That’s the conclusion of new research published today in The Opt-Out Report 2022, a project done in partnership between Leafly and Whitney Economics. In the new report, analysts and economists examined a variety of sales, population, and adult market data from the 14 states with operating adult-use retail markets.
Data shows: The more legal stores, the fewer street sellers
By overlaying those statistics, the Leafly/Whitney team found a strong correlation between per-capita cannabis store licenses and illicit marijuana sales. In short: The more per-capita cannabis stores, the fewer street dealers.
States with more legal, licensed, and regulated stores exhibit far more success in putting illegal marijuana sellers out of business. States with fewer stores tended to harbor the most robust illicit marijuana markets.
What’s an ‘opt-out town’?
Some states’ cannabis legalization laws allow local municipalities to establish specific regulations within cities and counties. But instead of regulating legal sales in ways appropriate for their community, it is increasingly common for local leaders to opt-out of local regulation, effectively creating an economic protection zone for illegal street sellers to continue business.
Illicit markets thrive in communities where legal state-regulated stores aren’t allowed.
This revival of prohibition at the local level exists even in communities that overwhelmingly voted in favor of legal cannabis at the statewide level.
Opt-out towns and counties have become a serious problem in California, where 62% of all municipalities prohibit regulated cannabis sales—and the illegal market still supplies 55% of cannabis demand, even after nearly four years of legal sales.

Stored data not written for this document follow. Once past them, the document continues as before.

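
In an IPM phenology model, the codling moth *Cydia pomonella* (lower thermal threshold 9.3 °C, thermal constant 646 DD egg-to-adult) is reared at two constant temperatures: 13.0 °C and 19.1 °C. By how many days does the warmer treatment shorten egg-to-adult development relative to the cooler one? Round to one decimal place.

108.7 days

At 13.0 °C: 646 / (13.0 − 9.3) = 646 / 3.7 = 174.595 d.
At 19.1 °C: 646 / (19.1 − 9.3) = 646 / 9.8 = 65.918 d.
Difference = |174.595 − 65.918| = 108.676 ≈ 108.7 days.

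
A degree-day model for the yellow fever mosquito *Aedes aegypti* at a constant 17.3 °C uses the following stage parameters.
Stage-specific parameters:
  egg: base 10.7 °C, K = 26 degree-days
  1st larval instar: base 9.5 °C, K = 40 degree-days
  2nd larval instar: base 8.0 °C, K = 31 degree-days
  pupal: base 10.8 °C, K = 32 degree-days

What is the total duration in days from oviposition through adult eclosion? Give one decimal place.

egg: 26 / (17.3 − 10.7) = 26 / 6.6 = 3.939 d.
1st larval instar: 40 / (17.3 − 9.5) = 40 / 7.8 = 5.128 d.
2nd larval instar: 31 / (17.3 − 8.0) = 31 / 9.3 = 3.333 d.
pupal: 32 / (17.3 − 10.8) = 32 / 6.5 = 4.923 d.
Sum = 17.324 ≈ 17.3 days.

17.3 days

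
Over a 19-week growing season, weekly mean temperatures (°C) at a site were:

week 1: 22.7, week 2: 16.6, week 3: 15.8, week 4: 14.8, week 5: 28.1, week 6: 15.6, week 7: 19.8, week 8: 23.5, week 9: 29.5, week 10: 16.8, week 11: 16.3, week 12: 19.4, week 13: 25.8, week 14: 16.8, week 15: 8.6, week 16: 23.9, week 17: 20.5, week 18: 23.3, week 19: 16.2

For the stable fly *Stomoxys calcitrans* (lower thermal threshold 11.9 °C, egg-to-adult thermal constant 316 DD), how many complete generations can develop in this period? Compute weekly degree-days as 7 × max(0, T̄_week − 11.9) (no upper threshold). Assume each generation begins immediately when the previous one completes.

Weekly DD (7 × max(0, T̄ − 11.9)): 75.6, 32.9, 27.3, 20.3, 113.4, 25.9, 55.3, 81.2, 123.2, 34.3, 30.8, 52.5, 97.3, 34.3, 0.0, 84.0, 60.2, 79.8, 30.1.
Season total = 1058.4 DD.
Complete generations = ⌊1058.4 / 316⌋ = 3.

3 generations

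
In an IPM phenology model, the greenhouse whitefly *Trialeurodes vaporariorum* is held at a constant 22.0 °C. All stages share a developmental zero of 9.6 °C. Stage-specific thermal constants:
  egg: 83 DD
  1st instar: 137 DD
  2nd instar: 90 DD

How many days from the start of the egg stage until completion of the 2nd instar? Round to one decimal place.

Daily accumulation at 22.0 °C = 22.0 − 9.6 = 12.4 DD/day.
Total K = 83 + 137 + 90 = 310 DD.
Total duration = 310 / 12.4 = 25.000 ≈ 25.0 days.

25.0 days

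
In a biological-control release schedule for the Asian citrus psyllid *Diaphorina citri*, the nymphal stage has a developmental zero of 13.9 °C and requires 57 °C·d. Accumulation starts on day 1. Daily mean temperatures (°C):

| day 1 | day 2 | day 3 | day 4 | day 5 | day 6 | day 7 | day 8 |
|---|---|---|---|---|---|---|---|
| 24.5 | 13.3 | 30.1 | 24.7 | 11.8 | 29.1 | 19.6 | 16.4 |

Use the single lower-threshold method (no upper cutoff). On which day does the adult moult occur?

Daily DD above 13.9 °C: 10.6, 0.0, 16.2, 10.8, 0.0, 15.2, 5.7, 2.5.
Cumulative: 10.6, 10.6, 26.8, 37.6, 37.6, 52.8, 58.5, 61.0.
The total first reaches 57 DD on day 7.

day 7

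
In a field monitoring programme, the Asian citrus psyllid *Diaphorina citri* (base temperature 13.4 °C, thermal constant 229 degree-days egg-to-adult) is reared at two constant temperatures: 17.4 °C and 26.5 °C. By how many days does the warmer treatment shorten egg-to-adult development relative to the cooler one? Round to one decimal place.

39.8 days

At 17.4 °C: 229 / (17.4 − 13.4) = 229 / 4.0 = 57.250 d.
At 26.5 °C: 229 / (26.5 − 13.4) = 229 / 13.1 = 17.481 d.
Difference = |57.250 − 17.481| = 39.769 ≈ 39.8 days.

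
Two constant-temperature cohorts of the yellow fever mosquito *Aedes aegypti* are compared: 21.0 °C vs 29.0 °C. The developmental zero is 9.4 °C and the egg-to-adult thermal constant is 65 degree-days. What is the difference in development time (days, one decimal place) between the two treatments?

At 21.0 °C: 65 / (21.0 − 9.4) = 65 / 11.6 = 5.603 d.
At 29.0 °C: 65 / (29.0 − 9.4) = 65 / 19.6 = 3.316 d.
Difference = |5.603 − 3.316| = 2.287 ≈ 2.3 days.

2.3 days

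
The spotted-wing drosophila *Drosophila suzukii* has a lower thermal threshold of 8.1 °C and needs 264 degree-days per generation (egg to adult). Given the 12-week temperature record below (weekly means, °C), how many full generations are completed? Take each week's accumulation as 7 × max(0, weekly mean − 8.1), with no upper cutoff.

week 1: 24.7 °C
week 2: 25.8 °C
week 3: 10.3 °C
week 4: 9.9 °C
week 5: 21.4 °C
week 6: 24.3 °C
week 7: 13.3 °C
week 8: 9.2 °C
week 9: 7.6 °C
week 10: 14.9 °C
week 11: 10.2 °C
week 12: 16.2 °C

Weekly DD (7 × max(0, T̄ − 8.1)): 116.2, 123.9, 15.4, 12.6, 93.1, 113.4, 36.4, 7.7, 0.0, 47.6, 14.7, 56.7.
Season total = 637.7 DD.
Complete generations = ⌊637.7 / 264⌋ = 2.

2 generations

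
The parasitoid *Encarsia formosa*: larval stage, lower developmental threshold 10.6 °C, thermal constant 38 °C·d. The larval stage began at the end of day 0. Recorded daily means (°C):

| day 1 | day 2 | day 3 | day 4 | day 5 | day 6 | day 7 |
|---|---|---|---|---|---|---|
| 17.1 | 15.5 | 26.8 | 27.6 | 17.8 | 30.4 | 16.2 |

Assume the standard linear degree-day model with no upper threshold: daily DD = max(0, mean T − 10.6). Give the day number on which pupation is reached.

Daily DD above 10.6 °C: 6.5, 4.9, 16.2, 17.0, 7.2, 19.8, 5.6.
Cumulative: 6.5, 11.4, 27.6, 44.6, 51.8, 71.6, 77.2.
The total first reaches 38 DD on day 4.

day 4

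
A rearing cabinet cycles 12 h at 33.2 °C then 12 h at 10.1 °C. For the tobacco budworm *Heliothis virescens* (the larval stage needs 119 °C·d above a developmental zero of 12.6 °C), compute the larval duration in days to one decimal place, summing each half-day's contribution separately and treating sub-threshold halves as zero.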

In New York, half of all municipalities have already chosen not to regulate cannabis within their borders, even before adult-use sales begin. Those civic leaders have effectively created economic protection zones for street dealers in their communities.

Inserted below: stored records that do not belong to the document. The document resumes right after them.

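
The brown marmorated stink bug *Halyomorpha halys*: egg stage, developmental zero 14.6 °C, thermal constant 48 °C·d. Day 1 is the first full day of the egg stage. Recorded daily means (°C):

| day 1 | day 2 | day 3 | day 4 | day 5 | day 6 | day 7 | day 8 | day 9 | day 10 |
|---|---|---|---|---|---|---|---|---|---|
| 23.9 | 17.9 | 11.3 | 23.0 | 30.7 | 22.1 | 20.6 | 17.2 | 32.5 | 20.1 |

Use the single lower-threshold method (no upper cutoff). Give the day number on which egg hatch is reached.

day 7

Daily DD above 14.6 °C: 9.3, 3.3, 0.0, 8.4, 16.1, 7.5, 6.0, 2.6, 17.9, 5.5.
Cumulative: 9.3, 12.6, 12.6, 21.0, 37.1, 44.6, 50.6, 53.2, 71.1, 76.6.
The total first reaches 48 DD on day 7.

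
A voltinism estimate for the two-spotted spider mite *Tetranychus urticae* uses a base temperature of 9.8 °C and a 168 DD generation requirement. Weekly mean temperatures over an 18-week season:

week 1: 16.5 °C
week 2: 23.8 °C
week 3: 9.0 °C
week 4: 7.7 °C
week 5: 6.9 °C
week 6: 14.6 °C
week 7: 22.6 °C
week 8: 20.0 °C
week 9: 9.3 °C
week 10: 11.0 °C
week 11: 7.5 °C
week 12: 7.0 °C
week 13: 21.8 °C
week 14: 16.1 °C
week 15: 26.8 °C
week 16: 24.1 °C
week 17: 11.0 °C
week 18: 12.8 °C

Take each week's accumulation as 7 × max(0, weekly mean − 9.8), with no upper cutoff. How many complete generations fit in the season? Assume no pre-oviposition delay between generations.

4 generations

Weekly DD (7 × max(0, T̄ − 9.8)): 46.9, 98.0, 0.0, 0.0, 0.0, 33.6, 89.6, 71.4, 0.0, 8.4, 0.0, 0.0, 84.0, 44.1, 119.0, 100.1, 8.4, 21.0.
Season total = 724.5 DD.
Complete generations = ⌊724.5 / 168⌋ = 4.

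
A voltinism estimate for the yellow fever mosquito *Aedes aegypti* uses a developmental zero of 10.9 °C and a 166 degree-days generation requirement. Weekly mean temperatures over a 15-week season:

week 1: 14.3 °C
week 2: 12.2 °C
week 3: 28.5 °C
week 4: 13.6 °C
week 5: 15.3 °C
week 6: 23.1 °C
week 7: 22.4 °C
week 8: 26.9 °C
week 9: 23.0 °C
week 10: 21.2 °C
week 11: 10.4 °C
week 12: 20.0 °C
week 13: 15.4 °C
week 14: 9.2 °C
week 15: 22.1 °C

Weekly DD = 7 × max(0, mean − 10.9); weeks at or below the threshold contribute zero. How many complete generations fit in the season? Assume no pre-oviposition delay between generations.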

In New Jersey, where adult-use cannabis began earlier this year, 71 percent of local municipalities have opted out of legal sales. That has left the state’s adult consumers with few legal options. With only one store for every 358,000 residents, illegal street sellers command more than 80 percent of the Garden State’s marijuana market.
The erroneous assumption
In many of these opt-out towns, local leaders vote to leave cannabis unregulated based on the assumption that doing so will keep marijuana out of their community.
That’s an erroneous assumption. Decades of experience and data show that cannabis is already circulating in every community in America. Pretending marijuana doesn’t exist doesn’t make it magically disappear. It simply gives a boost to local street sellers—and those sellers don’t demand to see proof of age. State-licensed stores do.
By zoning and regulating state-licensed cannabis stores, local communities effectively create age gates around marijuana. Drawn by a state-licensed store’s wide product selection, lab-tested goods, and pleasant shopping experience, adult consumers over time abandon their local illicit seller in favor of regulated shops. That dries up the market for illicit sellers. Fewer illicit sellers results in fewer opportunities for minors to obtain marijuana.
Illicit products put public health at risk
In addition to unintentionally protecting their town’s illegal marijuana dealers, the report found that when local leaders opt out, they also:
Indirectly encourage adult consumers to purchase illegal products
Put public health at risk by allowing the circulation of untested products
Sustain illegal sales to local teens
Turn away local jobs and tax revenue
Continue fighting a losing War on Drugs
Today, nearly 45 percent of Americans live in a legal, adult-use state. If pending legalization measures gain approval on the November ballot, half of all Americans could live in a legal cannabis state by 2023.
In every newly legal state, local officials will be called upon to regulate cannabis in ways appropriate for their community.
Opting out isn’t a vote against marijuana—it’s a vote in favor of illegal dealers. This report provides a critical guide for those policymakers to make local regulatory decisions with research and data-supported facts.